I asked it for X and it did it badly, so LLMs are bad

There's a common meme since like the 1970s that AI is defined something like

AI: A machine that can do the things that humans can do that machines can't do

So this definition moves all the time. At some point people thought that a computer that could beat the best human chess players would need to be intelligent. Once we got that, we said chess is just calculations, and a machine would need to be able to play Go to be truly intelligent. Now we have that too, and the definition just keeps retreating. Eventually people retreat to "oh but the AI doesn't have a soul", or "the AI doesn't have consciousness", and while these things may be true, they are very tricky claims. Philosphers have been debating for centuries whether humans really "have consciousness" and there isn't an easy way to prove whether something has or doesn't have consciousness.

There's no doubt that LLMs today can do many things (create a web app, image, essay, mathematical proof, etc etc). Any one of these things might have been a multi-year PHD project just a few years ago, that culminated in a shitty proof-of-concept and hastily slapped "towards" prefix added to the thesis of "automatically creating web applications with neutral networks" or whatever. So if you're judging LLMs today by how well they perform on tasks that we wouldn't even have attempted 2-3 years ago, then your criticism is bad and you should feel bad.

I asked it for X and It made a really awful mistake like deleting my codebase or database so LLMs are bad

Humans are fallible. Interns (and senior engineers) at tech companies make $XXX,XXX mistakes all the time. People still hire interns (and senior engineers). Yes it's good to share widely the worst LLM mistakes so that people can prepare for them, but just because LLMs f up sometimes doesn't mean they are bad.
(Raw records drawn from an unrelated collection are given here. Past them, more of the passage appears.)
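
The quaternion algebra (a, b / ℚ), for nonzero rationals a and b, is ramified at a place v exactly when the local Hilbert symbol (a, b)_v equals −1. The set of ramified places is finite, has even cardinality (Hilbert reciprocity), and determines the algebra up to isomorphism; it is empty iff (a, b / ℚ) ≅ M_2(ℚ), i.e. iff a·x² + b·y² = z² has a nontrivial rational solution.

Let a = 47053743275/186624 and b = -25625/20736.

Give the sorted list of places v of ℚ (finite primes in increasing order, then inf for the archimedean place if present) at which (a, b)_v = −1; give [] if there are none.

(a, b) ≡ (72611, -41) mod (ℚ^×)²; places V = {2, 3, 5, 7, 11, 23, 41, ∞}.
(a,b)_∞: sgn(72611)=+, sgn(-41)=−, so +1.
(a,b)_41: α=1, u≡21; β=1, v≡1 (mod 41); (21|41)=+1, (1|41)=+1; sign (−1)^0·+1^1·+1^1 = +1.
(a,b)_7: α=3, u≡3; β=0, v≡1 (mod 7); (3|7)=-1, (1|7)=+1; sign (−1)^0·-1^0·+1^3 = +1.
(a,b)_2: α=-8, β=-8; u≡3, v≡7 (mod 8); ε(u)ε(v)=1·1, αω(v)=-8·0, βω(u)=-8·1; sum ≡ 1  ⇒  -1.
(a,b)_11: α=1, u≡9; β=0, v≡5 (mod 11); (9|11)=+1, (5|11)=+1; sign (−1)^0·+1^0·+1^1 = +1.
(a,b)_5: α=2, u≡4; β=4, v≡4 (mod 5); (4|5)=+1, (4|5)=+1; sign (−1)^0·+1^4·+1^2 = +1.
(a,b)_23: α=3, u≡18; β=0, v≡21 (mod 23); (18|23)=+1, (21|23)=-1; sign (−1)^0·+1^0·-1^3 = -1.
(a,b)_3: α=-6, u≡2; β=-4, v≡1 (mod 3); (2|3)=-1, (1|3)=+1; sign (−1)^0·-1^-4·+1^-6 = +1.
Ram(72611, -41) = {2, 23}; no ℚ_2-point on the conic.

[2, 23]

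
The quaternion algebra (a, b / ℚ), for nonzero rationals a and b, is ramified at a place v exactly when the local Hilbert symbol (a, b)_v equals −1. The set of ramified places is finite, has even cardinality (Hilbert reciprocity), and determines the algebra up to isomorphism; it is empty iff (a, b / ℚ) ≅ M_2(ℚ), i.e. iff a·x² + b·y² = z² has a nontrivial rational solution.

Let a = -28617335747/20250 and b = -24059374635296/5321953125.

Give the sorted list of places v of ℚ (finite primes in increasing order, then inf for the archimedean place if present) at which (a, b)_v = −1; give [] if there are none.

[2, 7, 11, 13, 17, inf]

(a, b) ≡ (-15470, -170170) mod (ℚ^×)²; places V = {2, 3, 5, 7, 11, 13, 17, 23, 29, ∞}.
(a,b)_5: α=-3, u≡4; β=-7, v≡4 (mod 5); (4|5)=+1, (4|5)=+1; sign (−1)^0·+1^-7·+1^-3 = +1.
(a,b)_3: α=-4, u≡1; β=-4, v≡2 (mod 3); (1|3)=+1, (2|3)=-1; sign (−1)^0·+1^-4·-1^-4 = +1.
(a,b)_∞: sgn(-15470)=−, sgn(-170170)=−, so -1.
(a,b)_23: α=2, u≡13; β=2, v≡21 (mod 23); (13|23)=+1, (21|23)=-1; sign (−1)^0·+1^2·-1^2 = +1.
(a,b)_13: α=1, u≡2; β=1, v≡9 (mod 13); (2|13)=-1, (9|13)=+1; sign (−1)^0·-1^1·+1^1 = -1.
(a,b)_17: α=3, u≡9; β=5, v≡3 (mod 17); (9|17)=+1, (3|17)=-1; sign (−1)^0·+1^5·-1^3 = -1.
(a,b)_11: α=2, u≡10; β=1, v≡6 (mod 11); (10|11)=-1, (6|11)=-1; sign (−1)^0·-1^1·-1^2 = -1.
(a,b)_29: α=0, u≡22; β=-2, v≡21 (mod 29); (22|29)=+1, (21|29)=-1; sign (−1)^0·+1^-2·-1^0 = +1.
(a,b)_2: α=-1, β=5; u≡1, v≡3 (mod 8); ε(u)ε(v)=0·1, αω(v)=-1·1, βω(u)=5·0; sum ≡ 1  ⇒  -1.
(a,b)_7: α=1, u≡1; β=1, v≡2 (mod 7); (1|7)=+1, (2|7)=+1; sign (−1)^1·+1^1·+1^1 = -1.
Ram(-15470, -170170) = {2, 7, 11, 13, 17, ∞}; no ℚ_2-point on the conic.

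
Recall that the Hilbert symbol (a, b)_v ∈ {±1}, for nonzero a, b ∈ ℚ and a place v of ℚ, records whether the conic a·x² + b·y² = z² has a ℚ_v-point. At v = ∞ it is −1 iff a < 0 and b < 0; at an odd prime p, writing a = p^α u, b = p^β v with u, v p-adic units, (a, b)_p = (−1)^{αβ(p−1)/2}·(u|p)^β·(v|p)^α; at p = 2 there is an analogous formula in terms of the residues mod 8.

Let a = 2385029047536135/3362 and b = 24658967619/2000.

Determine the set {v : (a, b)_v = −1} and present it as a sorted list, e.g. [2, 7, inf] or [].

Mod squares: a ≡ 30, b ≡ 53295. Check v ∈ {∞, 2, 3, 5, 7, 11, 13, 17, 19, 41}.
v=3: a=3^3·(≡1), b=3^5·(≡2) mod 3; (1|3)=+1, (2|3)=-1; (−1)^{3·5·1}·(+1)^5·(-1)^3 = +1.
v=5: a=5^1·(≡1), b=5^-3·(≡4) mod 5; (1|5)=+1, (4|5)=+1; (−1)^{1·-3·2}·(+1)^-3·(+1)^1 = +1.
v=19: a=19^2·(≡6), b=19^1·(≡2) mod 19; (6|19)=+1, (2|19)=-1; (−1)^{2·1·9}·(+1)^1·(-1)^2 = +1.
v=17: a=17^2·(≡13), b=17^1·(≡10) mod 17; (13|17)=+1, (10|17)=-1; (−1)^{2·1·8}·(+1)^1·(-1)^2 = +1.
v=11: a=11^2·(≡8), b=11^1·(≡1) mod 11; (8|11)=-1, (1|11)=+1; (−1)^{2·1·5}·(-1)^1·(+1)^2 = -1.
v=7: a=7^2·(≡2), b=7^0·(≡4) mod 7; (2|7)=+1, (4|7)=+1; (−1)^{2·0·3}·(+1)^0·(+1)^2 = +1.
v=∞: 30 > 0 and 53295 > 0  ⇒  (a,b)_∞ = +1.
v=41: a=41^-2·(≡24), b=41^0·(≡20) mod 41; (24|41)=-1, (20|41)=+1; (−1)^{-2·0·20}·(-1)^0·(+1)^-2 = +1.
v=13: a=13^4·(≡9), b=13^4·(≡8) mod 13; (9|13)=+1, (8|13)=-1; (−1)^{4·4·6}·(+1)^4·(-1)^4 = +1.
v=2: v_2(a)=-1, v_2(b)=-4; units ≡ 7, 7 (mod 8); ε·ε+αω+βω = 1·1+-1·0+-4·0 ≡ 1  ⇒  (a,b)_2 = -1.
Ram(30, 53295) = {2, 11}; no ℚ_2-point on the conic.

[2, 11]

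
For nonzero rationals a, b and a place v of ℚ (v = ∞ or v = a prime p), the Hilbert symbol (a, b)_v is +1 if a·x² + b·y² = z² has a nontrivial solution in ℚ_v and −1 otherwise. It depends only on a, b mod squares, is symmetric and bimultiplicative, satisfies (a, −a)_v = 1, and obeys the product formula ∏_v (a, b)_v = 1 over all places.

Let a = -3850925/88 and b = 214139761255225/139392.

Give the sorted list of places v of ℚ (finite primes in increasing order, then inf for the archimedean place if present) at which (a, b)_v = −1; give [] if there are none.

(a, b) ≡ (-11726, 2) mod (ℚ^×)²; places V = {2, 3, 5, 11, 13, 17, 19, 41, ∞}.
(a,b)_17: α=2, u≡1; β=4, v≡9 (mod 17); (1|17)=+1, (9|17)=+1; sign (−1)^0·+1^4·+1^2 = +1.
(a,b)_11: α=-1, u≡4; β=-2, v≡10 (mod 11); (4|11)=+1, (10|11)=-1; sign (−1)^0·+1^-2·-1^-1 = -1.
(a,b)_19: α=0, u≡17; β=2, v≡12 (mod 19); (17|19)=+1, (12|19)=-1; sign (−1)^0·+1^2·-1^0 = +1.
(a,b)_41: α=1, u≡1; β=2, v≡8 (mod 41); (1|41)=+1, (8|41)=+1; sign (−1)^0·+1^2·+1^1 = +1.
(a,b)_13: α=1, u≡11; β=2, v≡5 (mod 13); (11|13)=-1, (5|13)=-1; sign (−1)^0·-1^2·-1^1 = -1.
(a,b)_5: α=2, u≡1; β=2, v≡2 (mod 5); (1|5)=+1, (2|5)=-1; sign (−1)^0·+1^2·-1^2 = +1.
(a,b)_3: α=0, u≡1; β=-2, v≡2 (mod 3); (1|3)=+1, (2|3)=-1; sign (−1)^0·+1^-2·-1^0 = +1.
(a,b)_2: α=-3, β=-7; u≡1, v≡1 (mod 8); ε(u)ε(v)=0·0, αω(v)=-3·0, βω(u)=-7·0; sum ≡ 0  ⇒  +1.
(a,b)_∞: sgn(-11726)=−, sgn(2)=+, so +1.
(-11726, 2 / ℚ) ramifies at {11, 13}: a division algebra.

[11, 13]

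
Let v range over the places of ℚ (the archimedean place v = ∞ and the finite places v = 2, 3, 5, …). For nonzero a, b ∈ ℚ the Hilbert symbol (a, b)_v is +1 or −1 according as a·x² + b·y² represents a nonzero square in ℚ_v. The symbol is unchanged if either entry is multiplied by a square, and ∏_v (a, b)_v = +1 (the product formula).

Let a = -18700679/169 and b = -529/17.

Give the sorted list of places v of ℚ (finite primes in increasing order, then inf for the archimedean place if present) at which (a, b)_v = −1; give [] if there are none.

[29, inf]

(a, b) ≡ (-35351, -17) mod (ℚ^×)²; places V = {2, 13, 17, 23, 29, 53, ∞}.
(a,b)_17: α=0, u≡16; β=-1, v≡15 (mod 17); (16|17)=+1, (15|17)=+1; sign (−1)^0·+1^-1·+1^0 = +1.
(a,b)_23: α=3, u≡12; β=2, v≡4 (mod 23); (12|23)=+1, (4|23)=+1; sign (−1)^0·+1^2·+1^3 = +1.
(a,b)_13: α=-2, u≡3; β=0, v≡1 (mod 13); (3|13)=+1, (1|13)=+1; sign (−1)^0·+1^0·+1^-2 = +1.
(a,b)_29: α=1, u≡13; β=0, v≡3 (mod 29); (13|29)=+1, (3|29)=-1; sign (−1)^0·+1^0·-1^1 = -1.
(a,b)_2: α=0, β=0; u≡1, v≡7 (mod 8); ε(u)ε(v)=0·1, αω(v)=0·0, βω(u)=0·0; sum ≡ 0  ⇒  +1.
(a,b)_∞: sgn(-35351)=−, sgn(-17)=−, so -1.
(a,b)_53: α=1, u≡19; β=0, v≡25 (mod 53); (19|53)=-1, (25|53)=+1; sign (−1)^0·-1^0·+1^1 = +1.
(-35351, -17 / ℚ) ramifies at {29, ∞}: a division algebra.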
It's just fancy autocomplete

I think it's very clear now that LLMs are pracitcally 'not just fancy autocomplete'. The differences in what you could do with your phone's keyboard or MS Word's autocomplete feature and what you can do with LLMs are evidently massive. If anyone fights me on this point, I'll extend this section, but I mainly see non-technical people who have barely used LLMs and are taking the ostrich strategy to pretend that they don't exist as using this talking point to explain why they are bad.

<more to come>

Good AI criticisms

The rate of improvement for LLMs has slowed

LLMs now are much better than they were 3 years ago. But it's not clear that they're fundamentally better. We've had years of refinement and tweaking and tuning and bigger models and different ideas (e.g. reasoning), and each of these has shown some improvement. But many people claim that it's evident that "LLMs are the worst they'll ever be" and that soon they'll be self improving and we'll see exponential improvements.

It's possible that LLMs can keep getting better as we feed them more data, and as they start to create the ideas and algorithms to improve LLMs further, but it's at all self-evident that there are no limits here. Current LLMs have ingested nearly all data that we have, and while there is ongoing research into augmenting this with synthetic (LLM-generated) data, it's not clear that LLMs can learn more from LLM-generated content. The internet is a wonderful resource that at this point contains approximately all human knowledge. LLMs now have this knowledge. We might be 'near the top of the S curve', or we might be only half way up. I think any argument (preferably with some evidence or new idea) that relates to the rate of improvement of LLMs is interesting.